🤖 AI Summary
This work addresses the limitation in linear reinforcement learning that requires handcrafted features or predefined kernels by proposing an automatic feature learning approach based on the Koopman operator. The authors reformulate Least-Squares Policy Iteration (LSPI) into the framework of Extended Dynamic Mode Decomposition (EDMD) and integrate it within a Koopman Autoencoder (KAE) architecture, thereby achieving the first end-to-end coupling of LSPI with the Koopman operator without the need for pre-specified features or kernels. Experimental results on stochastic chain-walk and inverted pendulum control tasks demonstrate that the method automatically learns a reasonable number of features and achieves policy convergence performance comparable to classical LSPI and kernel-based methods, confirming its effectiveness and practicality.
📝 Abstract
In this paper, we present a Koopman autoencoder-based least-squares policy iteration (KAE-LSPI) algorithm in reinforcement learning (RL).
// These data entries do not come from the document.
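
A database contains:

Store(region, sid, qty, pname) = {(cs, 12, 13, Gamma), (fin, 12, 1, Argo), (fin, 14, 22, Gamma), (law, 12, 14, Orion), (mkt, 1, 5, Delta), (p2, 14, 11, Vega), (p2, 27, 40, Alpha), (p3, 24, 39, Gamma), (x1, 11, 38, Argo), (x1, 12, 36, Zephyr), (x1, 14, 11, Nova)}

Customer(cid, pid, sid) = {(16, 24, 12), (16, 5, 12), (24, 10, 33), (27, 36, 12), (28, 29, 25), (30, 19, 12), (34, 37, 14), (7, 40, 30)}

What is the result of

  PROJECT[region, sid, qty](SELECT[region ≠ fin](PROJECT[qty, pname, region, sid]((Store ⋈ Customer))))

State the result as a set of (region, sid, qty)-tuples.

{(cs, 12, 13), (law, 12, 14), (p2, 14, 11), (x1, 12, 36), (x1, 14, 11)}

Store ⋈ Customer (natural join on sid): {(cs, 12, 13, Gamma, 16, 24), (cs, 12, 13, Gamma, 16, 5), (cs, 12, 13, Gamma, 27, 36), (cs, 12, 13, Gamma, 30, 19), (fin, 12, 1, Argo, 16, 24), (fin, 12, 1, Argo, 16, 5), (fin, 12, 1, Argo, 27, 36), (fin, 12, 1, Argo, 30, 19), (fin, 14, 22, Gamma, 34, 37), (law, 12, 14, Orion, 16, 24), (law, 12, 14, Orion, 16, 5), (law, 12, 14, Orion, 27, 36), (law, 12, 14, Orion, 30, 19), (p2, 14, 11, Vega, 34, 37), (x1, 12, 36, Zephyr, 16, 24), (x1, 12, 36, Zephyr, 16, 5), (x1, 12, 36, Zephyr, 27, 36), (x1, 12, 36, Zephyr, 30, 19), (x1, 14, 11, Nova, 34, 37)}
Keep only column(s) qty, pname, region, sid (12 duplicate(s) eliminated): {(1, Argo, fin, 12), (11, Nova, x1, 14), (11, Vega, p2, 14), (13, Gamma, cs, 12), (14, Orion, law, 12), (22, Gamma, fin, 14), (36, Zephyr, x1, 12)}
Selection region ≠ fin: {(11, Nova, x1, 14), (11, Vega, p2, 14), (13, Gamma, cs, 12), (14, Orion, law, 12), (36, Zephyr, x1, 12)}
Keep only column(s) region, sid, qty: {(cs, 12, 13), (law, 12, 14), (p2, 14, 11), (x1, 12, 36), (x1, 14, 11)}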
The KAE-LSPI algorithm is based on reformulating the so-called least-squares fixed-point approximation method in terms of extended dynamic mode decomposition (EDMD), thereby enabling automatic feature learning via the Koopman autoencoder (KAE) framework. The approach is motivated by the lack of a systematic choice of features or kernels in linear RL techniques. We compare the KAE-LSPI algorithm with two previous works, the classical least-squares policy iteration (LSPI) and the kernel-based least-squares policy iteration (KLSPI), using stochastic chain walk and inverted pendulum control problems as examples. Unlike previous works, no features or kernels need to be fixed a priori in our approach. Empirical results show the number of features learned by the KAE technique remains reasonable compared to those fixed in the classical LSPI algorithm. The convergence to an optimal or a near-optimal policy is also comparable to the other two methods.